The combination of the popular issues of slavery, the Orient, racial ideology, and sexual titillation gave the reports of Circassian women sufficient notoriety at the time that the circus leader P. T. Barnum decided to capitalize on this interest. He displayed a “Circassian Beauty” at his American Museum in 1865. Barnum’s Circassian beauties were young women with tall, teased hairstyles, rather like the Afro style of the 1970s. Actual Circassian hairstyles bore no resemblance to Barnum’s fantasy. Barnum’s first “Circassian” was marketed under the name “Zalumma Agra” and was exhibited at his American Museum in New York from 1864. Barnum had written to John Greenwood, his agent in Europe, asking him to purchase a beautiful Circassian girl to exhibit, or at least to hire a girl who could “pass for” one. However, it seems that “Zalumma Agra” was probably a local girl hired by the show, as were later “Circassians”.Barnum also produced a booklet about another of his Circassians, Zoe Meleke, who was portrayed as an ideally beautiful and refined woman who had escaped a life of sexual slavery.
The portrayal of a white woman as a rescued slave at the time of the American Civil War played on the racial connotations of slavery at the time. It has been argued that the distinctive hairstyle affiliates the side-show Circassian with African identity, and thus, resonates oddly yet resoundingly with the rest of her identifying significations: her racial purity, her sexual enslavement, her position as colonial subject; her beauty. The Circassian blended elements of white Victorian True Womanhood with traits of the enslaved African American woman in one curiosity.
The trend spread, with supposedly Circassian women featured in dime museums and travelling medicine shows, sometimes known as “Moss-haired girls”. They were typically identified by the distinctive hairstyle, which was held in place by the use of beer. They also often performed in pseudo-oriental costume. Many postcards of Circassians also circulated. Though Barnum’s original women were portrayed as proud and genteel, later images of Circassians often emphasised erotic poses and revealing costumes. As the original fad faded, the “Circassians” started to add to their appeal by performing traditional circus tricks such as sword swallowing.
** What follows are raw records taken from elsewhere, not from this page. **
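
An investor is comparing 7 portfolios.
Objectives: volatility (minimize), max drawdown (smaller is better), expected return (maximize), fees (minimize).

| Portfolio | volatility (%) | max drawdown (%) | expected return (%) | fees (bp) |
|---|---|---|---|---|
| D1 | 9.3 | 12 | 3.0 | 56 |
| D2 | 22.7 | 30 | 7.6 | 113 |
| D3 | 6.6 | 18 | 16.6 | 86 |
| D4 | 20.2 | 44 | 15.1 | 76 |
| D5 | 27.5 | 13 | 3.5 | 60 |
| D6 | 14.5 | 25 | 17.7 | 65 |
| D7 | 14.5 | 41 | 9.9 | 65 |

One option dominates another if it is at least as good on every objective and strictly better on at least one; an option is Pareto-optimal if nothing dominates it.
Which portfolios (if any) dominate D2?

D3: volatility 6.6≤22.7, max drawdown 18≤30, expected return 16.6≥7.6, fees 86≤113 — dominates D2.
D6: volatility 14.5≤22.7, max drawdown 25≤30, expected return 17.7≥7.6, fees 65≤113 — dominates D2.
Others (D1, D4, D5, D7) are each worse than D2 on at least one objective.

D3, D6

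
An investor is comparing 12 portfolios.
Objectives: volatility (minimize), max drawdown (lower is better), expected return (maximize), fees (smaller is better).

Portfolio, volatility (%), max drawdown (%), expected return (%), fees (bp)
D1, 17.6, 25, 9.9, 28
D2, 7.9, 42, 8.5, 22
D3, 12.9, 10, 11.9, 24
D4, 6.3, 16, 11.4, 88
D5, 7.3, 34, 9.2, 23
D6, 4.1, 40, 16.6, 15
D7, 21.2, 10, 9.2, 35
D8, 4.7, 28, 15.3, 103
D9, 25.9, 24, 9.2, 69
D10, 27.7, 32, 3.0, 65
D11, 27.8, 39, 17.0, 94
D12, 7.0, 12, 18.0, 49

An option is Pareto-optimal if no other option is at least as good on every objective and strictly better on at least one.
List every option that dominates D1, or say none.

D3: volatility 12.9≤17.6, max drawdown 10≤25, expected return 11.9≥9.9, fees 24≤28 — dominates D1.
Others (D2, D4, D5, D6, D7, D8, D9, D10, D11, D12) are each worse than D1 on at least one objective.

D3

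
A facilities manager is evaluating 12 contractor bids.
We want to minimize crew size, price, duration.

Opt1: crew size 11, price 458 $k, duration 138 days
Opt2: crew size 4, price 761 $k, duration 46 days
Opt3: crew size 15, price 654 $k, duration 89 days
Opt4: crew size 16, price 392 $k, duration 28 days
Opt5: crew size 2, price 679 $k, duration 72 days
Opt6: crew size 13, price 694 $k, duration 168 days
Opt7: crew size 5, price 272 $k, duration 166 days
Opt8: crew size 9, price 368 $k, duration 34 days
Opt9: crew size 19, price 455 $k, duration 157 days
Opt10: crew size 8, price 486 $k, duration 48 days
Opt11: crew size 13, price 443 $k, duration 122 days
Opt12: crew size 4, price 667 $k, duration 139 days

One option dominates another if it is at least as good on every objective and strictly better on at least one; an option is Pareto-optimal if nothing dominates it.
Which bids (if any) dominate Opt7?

none

Opt1: worse on crew size (11 vs 5).
Opt2: worse on price (761 vs 272).
Opt3: worse on crew size (15 vs 5).
Opt4: worse on crew size (16 vs 5).
Opt5: worse on price (679 vs 272).
Opt6: worse on crew size (13 vs 5).
Opt8: worse on crew size (9 vs 5).
Opt9: worse on crew size (19 vs 5).
Opt10: worse on crew size (8 vs 5).
Opt11: worse on crew size (13 vs 5).
Opt12: worse on price (667 vs 272).
No option dominates Opt7.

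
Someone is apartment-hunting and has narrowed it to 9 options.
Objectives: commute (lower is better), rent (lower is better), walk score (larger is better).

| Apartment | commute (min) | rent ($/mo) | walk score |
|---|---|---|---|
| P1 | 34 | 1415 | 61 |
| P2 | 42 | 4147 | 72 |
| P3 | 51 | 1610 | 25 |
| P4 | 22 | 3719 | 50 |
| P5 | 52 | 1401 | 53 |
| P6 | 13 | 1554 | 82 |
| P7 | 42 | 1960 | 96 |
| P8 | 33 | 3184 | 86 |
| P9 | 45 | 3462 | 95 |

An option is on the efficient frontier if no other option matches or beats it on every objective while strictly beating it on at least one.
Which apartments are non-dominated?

P1: not dominated.
P2: dominated by P6 (commute 13≤42, rent 1554≤4147, walk score 82≥72).
P3: dominated by P1 (commute 34≤51, rent 1415≤1610, walk score 61≥25).
P4: dominated by P6 (commute 13≤22, rent 1554≤3719, walk score 82≥50).
P5: not dominated (best rent).
P6: not dominated (best commute).
P7: not dominated (best walk score).
P8: not dominated.
P9: dominated by P7 (commute 42≤45, rent 1960≤3462, walk score 96≥95).

P1, P5, P6, P7, P8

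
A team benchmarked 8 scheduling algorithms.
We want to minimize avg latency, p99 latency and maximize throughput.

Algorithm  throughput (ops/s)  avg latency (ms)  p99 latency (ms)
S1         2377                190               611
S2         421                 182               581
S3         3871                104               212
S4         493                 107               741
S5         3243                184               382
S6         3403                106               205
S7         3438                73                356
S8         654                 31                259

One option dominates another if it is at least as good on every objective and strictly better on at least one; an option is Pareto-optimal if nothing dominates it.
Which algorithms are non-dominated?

S1: dominated by S3 (throughput 3871≥2377, avg latency 104≤190, p99 latency 212≤611).
S2: dominated by S3 (throughput 3871≥421, avg latency 104≤182, p99 latency 212≤581).
S3: not dominated (best throughput).
S4: dominated by S3 (throughput 3871≥493, avg latency 104≤107, p99 latency 212≤741).
S5: dominated by S3 (throughput 3871≥3243, avg latency 104≤184, p99 latency 212≤382).
S6: not dominated (best p99 latency).
S7: not dominated.
S8: not dominated (best avg latency).

S3, S6, S7, S8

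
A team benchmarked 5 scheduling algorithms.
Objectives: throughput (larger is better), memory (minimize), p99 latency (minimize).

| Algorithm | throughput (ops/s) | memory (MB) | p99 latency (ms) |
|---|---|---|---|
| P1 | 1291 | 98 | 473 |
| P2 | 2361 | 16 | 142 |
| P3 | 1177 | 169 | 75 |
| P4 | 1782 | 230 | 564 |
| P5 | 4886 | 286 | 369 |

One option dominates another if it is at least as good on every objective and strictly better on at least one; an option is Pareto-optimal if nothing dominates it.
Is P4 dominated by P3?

No

P3 vs P4: P3 is worse on throughput (1177 vs 1782), so it does not dominate P4.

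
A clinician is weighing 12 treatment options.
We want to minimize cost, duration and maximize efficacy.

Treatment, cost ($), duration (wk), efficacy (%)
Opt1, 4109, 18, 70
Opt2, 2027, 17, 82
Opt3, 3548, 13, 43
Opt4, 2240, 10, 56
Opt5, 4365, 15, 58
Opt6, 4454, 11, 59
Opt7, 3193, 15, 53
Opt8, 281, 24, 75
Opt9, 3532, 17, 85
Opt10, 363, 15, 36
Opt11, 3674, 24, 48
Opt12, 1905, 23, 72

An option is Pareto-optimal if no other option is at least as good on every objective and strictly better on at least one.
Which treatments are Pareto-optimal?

Opt2, Opt4, Opt5, Opt6, Opt8, Opt9, Opt10, Opt12

Opt1: dominated by Opt2 (cost 2027≤4109, duration 17≤18, efficacy 82≥70).
Opt2: not dominated.
Opt3: dominated by Opt4 (cost 2240≤3548, duration 10≤13, efficacy 56≥43).
Opt4: not dominated (best duration).
Opt5: not dominated.
Opt6: not dominated.
Opt7: dominated by Opt4 (cost 2240≤3193, duration 10≤15, efficacy 56≥53).
Opt8: not dominated (best cost).
Opt9: not dominated (best efficacy).
Opt10: not dominated.
Opt11: dominated by Opt2 (cost 2027≤3674, duration 17≤24, efficacy 82≥48).
Opt12: not dominated.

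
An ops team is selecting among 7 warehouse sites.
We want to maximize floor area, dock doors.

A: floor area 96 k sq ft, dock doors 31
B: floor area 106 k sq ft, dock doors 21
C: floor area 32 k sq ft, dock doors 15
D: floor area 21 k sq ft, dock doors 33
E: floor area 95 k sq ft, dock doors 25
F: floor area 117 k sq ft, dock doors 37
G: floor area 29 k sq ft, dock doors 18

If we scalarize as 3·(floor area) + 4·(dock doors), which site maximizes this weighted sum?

A: 3·96 + 4·31 = 412
B: 3·106 + 4·21 = 402
C: 3·32 + 4·15 = 156
D: 3·21 + 4·33 = 195
E: 3·95 + 4·25 = 385
F: 3·117 + 4·37 = 499
G: 3·29 + 4·18 = 159
Highest: F at 499.

F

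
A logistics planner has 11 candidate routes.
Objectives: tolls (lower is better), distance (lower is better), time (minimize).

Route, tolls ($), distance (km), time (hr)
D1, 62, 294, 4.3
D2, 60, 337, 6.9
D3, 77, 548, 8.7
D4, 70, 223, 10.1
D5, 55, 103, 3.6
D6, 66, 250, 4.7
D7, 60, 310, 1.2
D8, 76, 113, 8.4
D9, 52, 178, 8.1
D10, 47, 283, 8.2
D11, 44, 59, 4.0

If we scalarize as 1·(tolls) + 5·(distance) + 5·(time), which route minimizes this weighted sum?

D11

D1: 1·62 + 5·294 + 5·4.3 = 1553.5
D2: 1·60 + 5·337 + 5·6.9 = 1779.5
D3: 1·77 + 5·548 + 5·8.7 = 2860.5
D4: 1·70 + 5·223 + 5·10.1 = 1235.5
D5: 1·55 + 5·103 + 5·3.6 = 588.0
D6: 1·66 + 5·250 + 5·4.7 = 1339.5
D7: 1·60 + 5·310 + 5·1.2 = 1616.0
D8: 1·76 + 5·113 + 5·8.4 = 683.0
D9: 1·52 + 5·178 + 5·8.1 = 982.5
D10: 1·47 + 5·283 + 5·8.2 = 1503.0
D11: 1·44 + 5·59 + 5·4.0 = 359.0
Lowest: D11 at 359.0.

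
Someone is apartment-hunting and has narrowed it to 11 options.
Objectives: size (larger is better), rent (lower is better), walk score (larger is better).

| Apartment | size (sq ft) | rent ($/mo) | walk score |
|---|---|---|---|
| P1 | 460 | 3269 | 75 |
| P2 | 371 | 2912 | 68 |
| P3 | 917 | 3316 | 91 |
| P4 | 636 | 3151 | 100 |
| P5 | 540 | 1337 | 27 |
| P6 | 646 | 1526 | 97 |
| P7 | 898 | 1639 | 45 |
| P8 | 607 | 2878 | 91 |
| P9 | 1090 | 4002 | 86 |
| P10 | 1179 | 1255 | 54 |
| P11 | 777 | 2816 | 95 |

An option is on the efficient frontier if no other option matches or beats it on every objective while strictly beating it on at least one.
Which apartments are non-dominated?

P1: dominated by P4 (size 636≥460, rent 3151≤3269, walk score 100≥75).
P2: dominated by P6 (size 646≥371, rent 1526≤2912, walk score 97≥68).
P3: not dominated.
P4: not dominated (best walk score).
P5: dominated by P10 (size 1179≥540, rent 1255≤1337, walk score 54≥27).
P6: not dominated.
P7: dominated by P10 (size 1179≥898, rent 1255≤1639, walk score 54≥45).
P8: dominated by P6 (size 646≥607, rent 1526≤2878, walk score 97≥91).
P9: not dominated.
P10: not dominated (best size).
P11: not dominated.

P3, P4, P6, P9, P10, P11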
Today, the question of race as performance has further crossed the permeable barrier between the stage and the outside world — the Circassian woman, after all, relied not only on prevalent bias but on the suspension of disbelief that was P. T. Barnum’s stock-in-trade. More recent controversies over assumed racial identity, from Rachel Dolezal to Jessica Krug, Hache Carrillo, and Andrea Smith, have been carried out in the public sphere, where there is no ticket booth or stage curtain to signal a space of malleable truth, and where repercussions touch more than an audience or performer. Circassian beauties may seem like a distant relic of the Barnum era, their popularity only hinted at from the quiet of a cabinet card or carte-de-visite photograph today, but, in demonstrating the pitfalls of reducing any experience to a performed stereotype, they still contribute to our ongoing dialogue around race, community, and identity.